He stays alone and says life is hard. “But I could not expose my wife and daughters, aged 20 and 18, and sons aged 8 and 5, to the subsidence again. Our house had developed big cracks after the August 2017 incident. It could have fallen on our heads while we were asleep. We were all shaken,” he said.

He added that he had to send his children back to the village hurting their education. “My older daughter is a matriculate, my younger daughter has to appear for her matriculate. My younger daughter, however, has to appear for her matriculation. My sons were studying at the Gujarati School here, I was happy with their education. Back in the village, their studies are suffering.”

Hari Chaudhary

Hari Chaudhary Picture by Shabbir Hussain

In Mohribandh, smoke and fire had been a part of their lives since 2001, but life had its moments too. “My sons were born here in Jharia, my income increased, we were all staying together. We had some good times here too till the subsidence changed everything. Many people fled in fear. I am staying here in a one-room place in Mohribandh because I don’t know where to go after my house developed cracks and I earn so little,” he said.
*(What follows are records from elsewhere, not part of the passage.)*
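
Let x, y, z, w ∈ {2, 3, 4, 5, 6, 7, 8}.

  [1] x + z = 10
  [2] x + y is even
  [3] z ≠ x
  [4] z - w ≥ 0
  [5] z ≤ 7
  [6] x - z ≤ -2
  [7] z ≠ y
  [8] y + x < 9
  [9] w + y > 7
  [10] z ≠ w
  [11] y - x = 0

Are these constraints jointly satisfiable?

Setting (x, y, z, w) = (4, 4, 6, 4) satisfies everything: constraint 1: x + z = 10; constraint 4: z - w = 2; constraint 6: x - z = -2, and the others follow.

Satisfiable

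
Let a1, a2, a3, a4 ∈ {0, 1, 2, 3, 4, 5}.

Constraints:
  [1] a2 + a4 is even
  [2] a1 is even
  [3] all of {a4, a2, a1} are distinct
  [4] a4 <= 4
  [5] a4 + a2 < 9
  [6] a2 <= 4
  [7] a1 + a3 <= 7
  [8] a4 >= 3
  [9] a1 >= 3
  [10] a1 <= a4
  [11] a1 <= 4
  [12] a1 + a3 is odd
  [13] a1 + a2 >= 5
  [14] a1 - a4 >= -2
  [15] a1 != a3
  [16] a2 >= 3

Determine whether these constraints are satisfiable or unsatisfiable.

Constraints 4, 6, 8, 9, 11, and 16 confine each of a4, a2, a1 to the 2 values {3, 4}.
Constraint 3 requires all 3 of them to be distinct, but only 2 values are available — impossible by the pigeonhole principle.

Unsatisfiable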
He added that Dhanbad mayor Chandrashekhar Agarwal, then ADM (law and order) Rakesh Kumar Dubey and local politicians had visited them after the incident and promised better rehabilitation. “Nothing happened,” he said.

What about the government’s long-in-the-making rehabilitation plans in the form of flats in Belgarhia, some 5km from Mohribandh?

“I don’t know,” Hari said. “All I know is that I have filled up all the forms and applications for the Jharia Rehabilitation and Development Authority (JRDA, the implementing agency for Jharia master plan). Don’t know when I will get a safe home. But Belgarhia has its own difficulties. It’s a remote place, there is no transport. I’ll have to walk to work and back,” he added.

More than 5 lakh people — or around 1 lakh families — live at 595 underground fire affected sites of Jharia, Katras, Nirsa and Baghmara which are together traditionally called the Jharia Coalfileld Region.

Does he have any message for politicians ahead of Assembly polls? “When they ask for my vote, I’ll ask them for my home,” he said.